Daftar Isi Festival Budaya Melayu 2025
Pelestarian Budaya Jadi Program Prioritas Pemkot
Festival Budaya Melayu dipandang sebagai momentum strategis yang akan memperkuat posisi Pontianak sebagai pusat kebudayaan Melayu Kalimantan Barat.
Pemkot berkomitmen menjadikan festival ini bukan hanya agenda daerah, tetapi berkembang menjadi ajang berskala nasional, bahkan internasional, dengan melibatkan berbagai daerah dan negara berakar budaya Melayu.

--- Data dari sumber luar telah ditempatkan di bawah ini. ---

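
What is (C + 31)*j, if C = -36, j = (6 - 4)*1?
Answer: -10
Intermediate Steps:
j = 2 (j = 2*1 = 2)
(C + 31)*j = (-36 + 31)*2 = -5*2 = -10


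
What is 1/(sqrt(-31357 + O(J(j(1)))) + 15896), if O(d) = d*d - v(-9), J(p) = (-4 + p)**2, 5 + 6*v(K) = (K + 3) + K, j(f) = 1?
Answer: 23844/379071133 - I*sqrt(281454)/758142266 ≈ 6.2901e-5 - 6.9977e-7*I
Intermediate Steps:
v(K) = -1/3 + K/3 (v(K) = -5/6 + ((K + 3) + K)/6 = -5/6 + ((3 + K) + K)/6 = -5/6 + (3 + 2*K)/6 = -5/6 + (1/2 + K/3) = -1/3 + K/3)
O(d) = 10/3 + d**2 (O(d) = d*d - (-1/3 + (1/3)*(-9)) = d**2 - (-1/3 - 3) = d**2 - 1*(-10/3) = d**2 + 10/3 = 10/3 + d**2)
1/(sqrt(-31357 + O(J(j(1)))) + 15896) = 1/(sqrt(-31357 + (10/3 + ((-4 + 1)**2)**2)) + 15896) = 1/(sqrt(-31357 + (10/3 + ((-3)**2)**2)) + 15896) = 1/(sqrt(-31357 + (10/3 + 9**2)) + 15896) = 1/(sqrt(-31357 + (10/3 + 81)) + 15896) = 1/(sqrt(-31357 + 253/3) + 15896) = 1/(sqrt(-93818/3) + 15896) = 1/(I*sqrt(281454)/3 + 15896) = 1/(15896 + I*sqrt(281454)/3)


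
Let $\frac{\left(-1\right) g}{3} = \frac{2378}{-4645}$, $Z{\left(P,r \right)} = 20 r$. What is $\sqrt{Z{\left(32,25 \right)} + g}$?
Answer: $\frac{\sqrt{10821149930}}{4645} \approx 22.395$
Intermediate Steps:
$g = \frac{7134}{4645}$ ($g = - 3 \frac{2378}{-4645} = - 3 \cdot 2378 \left(- \frac{1}{4645}\right) = \left(-3\right) \left(- \frac{2378}{4645}\right) = \frac{7134}{4645} \approx 1.5358$)
$\sqrt{Z{\left(32,25 \right)} + g} = \sqrt{20 \cdot 25 + \frac{7134}{4645}} = \sqrt{500 + \frac{7134}{4645}} = \sqrt{\frac{2329634}{4645}} = \frac{\sqrt{10821149930}}{4645}$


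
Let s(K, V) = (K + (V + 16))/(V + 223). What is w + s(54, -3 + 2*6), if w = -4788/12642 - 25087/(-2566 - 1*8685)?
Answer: 1721846465/785679832 ≈ 2.1915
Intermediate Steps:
s(K, V) = (16 + K + V)/(223 + V) (s(K, V) = (K + (16 + V))/(223 + V) = (16 + K + V)/(223 + V))
w = 6268573/3386551 (w = -4788*1/12642 - 25087/(-2566 - 8685) = -114/301 - 25087/(-11251) = -114/301 - 25087*(-1/11251) = -114/301 + 25087/11251 = 6268573/3386551 ≈ 1.8510)
w + s(54, -3 + 2*6) = 6268573/3386551 + (16 + 54 + (-3 + 2*6))/(223 + (-3 + 2*6)) = 6268573/3386551 + (16 + 54 + (-3 + 12))/(223 + (-3 + 12)) = 6268573/3386551 + (16 + 54 + 9)/(223 + 9) = 6268573/3386551 + 79/232 = 1721846465/785679832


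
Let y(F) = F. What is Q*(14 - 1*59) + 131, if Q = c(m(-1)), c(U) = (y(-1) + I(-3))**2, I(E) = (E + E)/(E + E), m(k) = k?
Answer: 131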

Edi menegaskan bahwa pelestarian budaya tak bisa dilepaskan dari peran aktif pemerintah. Oleh karena itu, ia memastikan bahwa dukungan fasilitas dan anggaran akan dialokasikan secara optimal untuk kegiatan budaya, termasuk penguatan organisasi adat dan pelibatan komunitas kreatif.

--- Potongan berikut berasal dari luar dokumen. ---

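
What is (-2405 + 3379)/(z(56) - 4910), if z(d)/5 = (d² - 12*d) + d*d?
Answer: 487/11545 ≈ 0.042183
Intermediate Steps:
z(d) = -60*d + 10*d² (z(d) = 5*((d² - 12*d) + d*d) = 5*((d² - 12*d) + d²) = 5*(-12*d + 2*d²) = -60*d + 10*d²)
(-2405 + 3379)/(z(56) - 4910) = (-2405 + 3379)/(10*56*(-6 + 56) - 4910) = 974/(10*56*50 - 4910) = 974/(28000 - 4910) = 974/23090 = 974*(1/23090) = 487/11545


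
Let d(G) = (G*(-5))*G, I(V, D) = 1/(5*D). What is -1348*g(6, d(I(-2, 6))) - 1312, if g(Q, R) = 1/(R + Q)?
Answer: -1658288/1079 ≈ -1536.9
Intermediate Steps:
I(V, D) = 1/(5*D)
d(G) = -5*G² (d(G) = (-5*G)*G = -5*G²)
g(Q, R) = 1/(Q + R)
-1348*g(6, d(I(-2, 6))) - 1312 = -1348/(6 - 5*((⅕)/6)²) - 1312 = -1348/(6 - 5*((⅕)*(⅙))²) - 1312 = -1348/(6 - 5*(1/30)²) - 1312 = -1348/(6 - 5*1/900) - 1312 = -1348/(6 - 1/180) - 1312 = -1348/1079/180 - 1312 = -1348*180/1079 - 1312 = -242640/1079 - 1312 = -1658288/1079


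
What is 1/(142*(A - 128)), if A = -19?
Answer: -1/20874 ≈ -4.7906e-5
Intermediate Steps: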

“Kita ingin budaya Melayu benar-benar menjadi karakter masyarakat Pontianak. Kami akan bantu dari sisi pendanaan, ruang, hingga promosi,” katanya.
Nilai Islami Jadi Pondasi Budaya Melayu
Budaya Melayu, menurut Edi, lekat dengan nilai-nilai Islami seperti kesantunan, rasa hormat kepada orang tua, serta semangat gotong royong. Nilai-nilai tersebut dianggap sejalan dengan pembangunan karakter bangsa dan menjadi benteng dari pengaruh negatif budaya luar.

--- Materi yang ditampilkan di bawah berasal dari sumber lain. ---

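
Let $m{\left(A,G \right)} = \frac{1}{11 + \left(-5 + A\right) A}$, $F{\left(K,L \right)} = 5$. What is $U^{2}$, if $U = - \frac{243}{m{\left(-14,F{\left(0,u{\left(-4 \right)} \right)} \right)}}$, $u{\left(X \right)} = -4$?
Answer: $4530770721$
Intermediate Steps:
$m{\left(A,G \right)} = \frac{1}{11 + A \left(-5 + A\right)}$
$U = -67311$ ($U = - \frac{243}{\frac{1}{11 + \left(-14\right)^{2} - -70}} = - \frac{243}{\frac{1}{11 + 196 + 70}} = - \frac{243}{\frac{1}{277}} = - 243 \frac{1}{\frac{1}{277}} = \left(-243\right) 277 = -67311$)
$U^{2} = \left(-67311\right)^{2} = 4530770721$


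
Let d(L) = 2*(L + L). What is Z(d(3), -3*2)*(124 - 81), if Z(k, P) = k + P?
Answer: 258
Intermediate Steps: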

“Kalau generasi muda punya akar budaya yang kuat, mereka tidak akan mudah terpengaruh oleh tren yang bertentangan dengan nilai-nilai kita,” tegasnya.
Pendidikan budaya lokal, lanjut Edi, telah mulai diterapkan sejak usia dini. Anak-anak di PAUD, TK, hingga jenjang SD diajak mengenal pakaian adat, musik tradisional, hingga filosofi budaya melalui kurikulum muatan lokal dan kegiatan resmi.
Gen Z Harus Terlibat Langsung
Salah satu sorotan utama Pemkot adalah kurangnya keterlibatan generasi muda dalam struktur adat. Saat ini, mayoritas pengurus organisasi adat masih didominasi oleh tokoh berusia di atas 40 tahun.
“Kita harus dorong Gen Z ikut ambil bagian. Justru di era digital ini, mereka bisa menjadi jembatan antara budaya dan teknologi,” tambah Edi.
Keterlibatan anak muda dinilai krusial agar pelestarian budaya berjalan berkesinambungan. Pemanfaatan media sosial, video pendek, dan konten digital dianggap mampu membawa budaya Melayu ke audiens yang lebih luas, termasuk lintas negara.
Festival Budaya Melayu Bukan Sekadar Tontonan
Edi menekankan bahwa Festival Budaya Melayu bukan sekadar pertunjukan atau hiburan semata. Festival ini harus menjadi ruang interaktif edukatif yang menyentuh semua lapisan usia. Mulai dari lomba permainan tradisional, workshop seni tenun, hingga diskusi budaya lintas generasi akan dikemas agar menarik dan informatif.
Dengan pendekatan yang lebih modern dan kolaboratif, Edi berharap festival tersebut menjadi ajang edukasi dan ekspresi budaya yang meriah sekaligus bermakna.
“Dengan keterlibatan aktif sejak kecil, mereka akan terbiasa dan tumbuh mencintai budaya sendiri. Ini langkah kita untuk mencegah generasi muda terpengaruh budaya luar yang tidak sesuai dengan nilai-nilai kita,” pungkasnya.